劇団公式サイト内の「SHOP」からも申し込めます。
4,800円(税込)
2008年11月下旬発送予定

【当日パンフレット】
A4版4P
御挨拶
(赤澤氏による挨拶文)
あらすじ
登場人物
スタッフ
協力
Aoyama First Actについて
(説明文によれば、Aoyama First Actとは「こどもの城 青山円形劇場」が若手劇団を援助するプロジェクトのようです。)
今後の予定
(カナリア派は2008年10月ザムザ阿佐ヶ谷、2009年4月世田谷シアタートラムで公演予定とのことです。出演者の今後の予定のなかでは、堀越 涼さんが柿喰う客第13回公演『俺を縛れ!』――2008年6月/王子小劇場――に客演なさるというのが楽しみです。)

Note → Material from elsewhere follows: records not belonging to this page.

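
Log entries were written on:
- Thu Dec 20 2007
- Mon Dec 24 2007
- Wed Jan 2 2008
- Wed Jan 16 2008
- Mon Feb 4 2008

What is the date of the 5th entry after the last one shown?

Intervals are 4, 9, 14, 19 days — an arithmetic progression with common difference 5.
Next gap: 24 days. Mon Feb 4 2008 + 24 days = Thu Feb 28 2008.
Next gap: 29 days. Thu Feb 28 2008 + 29 days = Fri Mar 28 2008.
Next gap: 34 days. Fri Mar 28 2008 + 34 days = Thu May 1 2008.
Next gap: 39 days. Thu May 1 2008 + 39 days = Mon Jun 9 2008.
Next gap: 44 days. Mon Jun 9 2008 + 44 days = Wed Jul 23 2008.

Wed Jul 23 2008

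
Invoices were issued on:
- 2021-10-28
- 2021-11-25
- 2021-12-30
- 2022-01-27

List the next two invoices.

2022-02-24, 2022-03-31

All Thursdays; the gaps (28, 35, 28) vary with month length.
This is the last Thursday of each month.
Last Thursday of February 2022: 2022-02-24.
March 2022 ends with Thursday 2022-03-31.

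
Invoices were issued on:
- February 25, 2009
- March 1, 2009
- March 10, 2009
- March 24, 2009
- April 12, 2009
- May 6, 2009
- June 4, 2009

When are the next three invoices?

Gaps: 4, 9, 14, 19, 24, 29 days — each gap is 5 larger than the previous one.
Next gap: 34 days. June 4, 2009 + 34 days = July 8, 2009.
Next gap: 39 days. July 8, 2009 + 39 days = August 16, 2009.
Next gap: 44 days. August 16, 2009 + 44 days = September 29, 2009.

July 8, 2009; August 16, 2009; September 29, 2009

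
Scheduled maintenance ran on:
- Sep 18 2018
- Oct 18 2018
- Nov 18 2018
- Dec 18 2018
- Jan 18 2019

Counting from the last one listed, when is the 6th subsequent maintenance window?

Each date is the 18th; the gaps (30, 31, 30, 31) track the month lengths.
The rule is the 18th of each month.
Next: February 2019 → Feb 18 2019.
March 2019: Mar 18 2019.
April 2019: Apr 18 2019.
Next: May 2019 → May 18 2019.
Next: June 2019 → Jun 18 2019.
July 2019: Jul 18 2019.

Jul 18 2019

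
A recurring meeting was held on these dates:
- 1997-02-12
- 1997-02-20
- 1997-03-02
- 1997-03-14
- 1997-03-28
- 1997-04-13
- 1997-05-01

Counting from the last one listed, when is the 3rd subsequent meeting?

1997-07-06

The spacing grows by 2 each time: 8, 10, 12, 14, 16, 18 days.
Next gap: 20 days. 1997-05-01 + 20 days = 1997-05-21.
Next gap: 22 days. 1997-05-21 + 22 days = 1997-06-12.
Next gap: 24 days. 1997-06-12 + 24 days = 1997-07-06.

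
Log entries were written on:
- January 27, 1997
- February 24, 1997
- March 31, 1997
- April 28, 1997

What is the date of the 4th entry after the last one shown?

All Mondays; the gaps (28, 35, 28) vary with month length.
This is the last Monday of each month.
May 1997 ends with Monday May 26, 1997.
June 1997 ends with Monday June 30, 1997.
July 1997 ends with Monday July 28, 1997.
Last Monday of August 1997: August 25, 1997.

August 25, 1997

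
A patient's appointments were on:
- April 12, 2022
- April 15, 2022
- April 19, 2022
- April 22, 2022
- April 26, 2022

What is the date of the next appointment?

Gaps: 3, 4, 3, 4 days — not constant, but cyclic with period 2.
The events fall on every Tuesday and Friday.
The following Friday is April 29, 2022.

April 29, 2022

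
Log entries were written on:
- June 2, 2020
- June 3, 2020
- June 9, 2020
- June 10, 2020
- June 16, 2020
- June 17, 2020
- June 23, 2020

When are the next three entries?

June 24, 2020; June 30, 2020; July 1, 2020

Gaps: 1, 6, 1, 6, 1, 6 days — not constant, but cyclic with period 2.
The events fall on every Tuesday and Wednesday.
Next Wednesday: June 24, 2020.
The following Tuesday is June 30, 2020.
Next Wednesday: July 1, 2020.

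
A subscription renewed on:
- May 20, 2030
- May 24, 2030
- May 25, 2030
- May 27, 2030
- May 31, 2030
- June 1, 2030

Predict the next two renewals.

June 3, 2030; June 7, 2030

Every event lands on a Monday or Friday or Saturday (gaps cycle 4, 1, 2, 4, 1).
So the schedule is: every Monday, Friday and Saturday.
Next Monday: June 3, 2030.
Next Friday: June 7, 2030.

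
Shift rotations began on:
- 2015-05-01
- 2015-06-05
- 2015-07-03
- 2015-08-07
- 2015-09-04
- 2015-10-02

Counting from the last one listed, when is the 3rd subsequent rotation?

All dates are Fridays, 35, 28, 35, 28, 28 days apart.
Specifically, the 1st Friday of each month.
1st Friday of November 2015: 2015-11-06.
December 2015 — 1st Friday is 2015-12-04.
1st Friday of January 2016: 2016-01-01.

2016-01-01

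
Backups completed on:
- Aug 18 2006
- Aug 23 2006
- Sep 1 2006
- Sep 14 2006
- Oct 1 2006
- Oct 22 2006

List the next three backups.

Nov 16 2006, Dec 15 2006, Jan 17 2007

The spacing grows by 4 each time: 5, 9, 13, 17, 21 days.
Next gap: 25 days. Oct 22 2006 + 25 days = Nov 16 2006.
Next gap: 29 days. Nov 16 2006 + 29 days = Dec 15 2006.
Next gap: 33 days. Dec 15 2006 + 33 days = Jan 17 2007.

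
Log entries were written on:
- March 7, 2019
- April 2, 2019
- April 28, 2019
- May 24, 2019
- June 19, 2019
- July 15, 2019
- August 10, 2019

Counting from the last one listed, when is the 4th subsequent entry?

The spacing is 26, 26, 26, 26, 26, 26 days — always 26 days.
August 10, 2019 + 26 days = September 5, 2019.
September 5, 2019 + 26 days = October 1, 2019.
October 1, 2019 + 26 days = October 27, 2019.
October 27, 2019 + 26 days = November 22, 2019.

November 22, 2019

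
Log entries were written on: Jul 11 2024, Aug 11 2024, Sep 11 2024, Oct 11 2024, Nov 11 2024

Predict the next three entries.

Dec 11 2024, Jan 11 2025, Feb 11 2025

The day-of-month is always 11 (31, 31, 30, 31 days between events).
So this recurs on the 11th of each month.
December 2024: Dec 11 2024.
Next: January 2025 → Jan 11 2025.
February 2025: Feb 11 2025.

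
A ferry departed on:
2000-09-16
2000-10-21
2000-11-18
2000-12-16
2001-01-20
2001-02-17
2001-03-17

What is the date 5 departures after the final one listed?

These are Saturdays at 28- or 35-day spacing (35, 28, 28, 35, 28, 28).
The pattern: 3rd Saturday of the month.
April 2001 — 3rd Saturday is 2001-04-21.
May 2001 — 3rd Saturday is 2001-05-19.
June 2001 — 3rd Saturday is 2001-06-16.
July 2001 — 3rd Saturday is 2001-07-21.
August 2001 — 3rd Saturday is 2001-08-18.

2001-08-18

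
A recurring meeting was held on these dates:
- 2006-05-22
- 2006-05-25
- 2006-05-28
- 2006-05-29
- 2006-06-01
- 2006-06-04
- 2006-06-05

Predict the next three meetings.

2006-06-08, 2006-06-11, 2006-06-12

Every event lands on a Monday or Thursday or Sunday (gaps cycle 3, 3, 1, 3, 3, 1).
So the schedule is: every Monday, Thursday and Sunday.
Next Thursday: 2006-06-08.
The following Sunday is 2006-06-11.
Next Monday: 2006-06-12.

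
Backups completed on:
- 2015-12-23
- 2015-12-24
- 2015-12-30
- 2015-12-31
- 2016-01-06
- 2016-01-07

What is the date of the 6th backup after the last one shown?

2016-01-28

The gap pattern 1, 6, 1, 6, 1 repeats every 2 events.
These are the Wednesdays and Thursdays of each week.
Next Wednesday: 2016-01-13.
Next Thursday: 2016-01-14.
Next Wednesday: 2016-01-20.
Next Thursday: 2016-01-21.
The following Wednesday is 2016-01-27.
The following Thursday is 2016-01-28.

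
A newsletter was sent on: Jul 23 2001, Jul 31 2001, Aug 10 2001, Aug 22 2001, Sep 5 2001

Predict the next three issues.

Sep 21 2001, Oct 9 2001, Oct 29 2001

Gaps: 8, 10, 12, 14 days — each gap is 2 larger than the previous one.
Next gap: 16 days. Sep 5 2001 + 16 days = Sep 21 2001.
Next gap: 18 days. Sep 21 2001 + 18 days = Oct 9 2001.
Next gap: 20 days. Oct 9 2001 + 20 days = Oct 29 2001.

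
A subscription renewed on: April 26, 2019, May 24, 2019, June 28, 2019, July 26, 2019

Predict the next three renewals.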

赤澤さんのブログ赤澤ムック戯れ随筆に舞台写真がたくさんupされています。

『葦の籠』舞台写真と解説 其1~7:
http://yaplog.jp/kokusyoku/daily/200804/02/
※合間の楽屋裏風景(舞台ではオドロドロしかったですが、明るいところだと笑えるメイクです)、演出中の赤澤氏(あの美しい白いワンピースの衣装の上にジャージを着こんでの熱弁)が楽しいです。